I’ll Give You The Sun – book review

I’ll Give You The Sun by Jandy Nelson is a book about many things. It is a book about Art, and Love and Loss. It also a book about a boy that speaks to horses, and has an entire art gallery inside of his head, a boy that wants and feels so fiercely he holds the whole sky inside his chest. It’s about a girl who gives up the Trees and the Stars and the Oceans for a portrait. A girl who sees ghosts and fervently believes that if a guy gives a girl an orange, her love for him will multiply.

I read this book cover to cover in one day, and then I did it again the next. It alternates points of view from Jude at age 16, an insanely superstitious girl, whose vibrancy and otherness, so apparent in the earlier sections of the book, have been snuffed out by the world and it’s callousness, when we read from her point of view further along the timeline of the story. To her twin; Noah at ages 13-14, who is an artist and a revolutionary and the biggest dork to ever live (see: literally falls in love with the boy next door).

This book was amazing for many reasons. The way the relationships and dynamics between all the characters are shown to the reader never ceases to blow my mind. Nelson’s portrayal of family and all that that entails is painful in its accuracy. In fact, family is one of the main themes in this book, something which is often pushed aside in YA in favour of romance, or the quest to find oneself. I do believe that writing familial relationships, and getting them right is one of the hardest things to achieve. There is of course, the unparalleled-twin-bond between Noah and Jude, that is tested nearly to breaking point and, for a few gut wrenching chapters, beyond that. There is the complex relationship between the twins (as separate entities and as one whole unit) and their parents. There is a constant debate over which twin is their mother’s favourite child, for example. There is also the slow erosion of their parent’s marriage, and Jude’s wonder at her art teacher Guillermo Garcia and everything she wants to learn from him. There is Noah’s friend Heather who softly asks something from him that he is unable to give. There is Oscar and Jude, Noah and Brian, NoahandJude, Noah and Oscar, Jude and Brian-

(and a few other meetings/encounters I will not divulge just yet…)
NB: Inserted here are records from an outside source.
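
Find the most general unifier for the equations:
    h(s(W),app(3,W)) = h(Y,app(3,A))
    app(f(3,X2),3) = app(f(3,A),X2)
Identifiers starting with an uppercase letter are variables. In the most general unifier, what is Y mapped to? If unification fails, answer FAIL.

Decompose h/2: s(W) = Y,  app(3,W) = app(3,A).
Bind Y := s(W); no other remaining equation mentions Y.
Decompose app/2: 3 = 3,  W = A.
Delete trivial equation 3 = 3.
Bind W := A; no other remaining equation mentions W. Substituting into the earlier binding gives Y := s(A).
Decompose app/2: f(3,X2) = f(3,A),  3 = X2.
Decompose f/2: 3 = 3,  X2 = A.
Delete trivial equation 3 = 3.
Bind X2 := A; substituting into the remaining equation gives: 3 = A.
Bind A := 3. Substituting into the earlier bindings gives Y := s(3), W := 3, X2 := 3.
MGU = { Y := s(3), W := 3, X2 := 3, A := 3 }, so Y := s(3).

s(3)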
Most YA novels rely on common tropes like ‘instalove’ and a predetermined soulmate bond to help skirt around the aspect of love that takes time: the falling into it part. I do admit that neither of the romances are exactly slowburn, but this is a standalone novel which does, to a certain degree, eliminate the author’s ability to take their time in building the romance. That being said, I do think that both the relationships that do develop, while being very inevitable, are both wonderfully crafted.

I’ll Give You The Sun is the kind of book you don’t realise you need until you finish it, bleary eyed at 3am, smiling past the tears left over from mere chapters before, and feeling like the world makes a little bit more sense than it did before.

At one point Noah says: “A painting is both exactly the same and entirely different every single time you look at it.” That is how I felt after reading this book.

The story of Noah and Jude will blow you away, and fill you with light, plus it’s the perfect summer read.

rating: ★★★★★ (5 starred review)

(quick warning for: dubious/non-consent, death, implied suicidal-ness and alcoholism/drunkenness).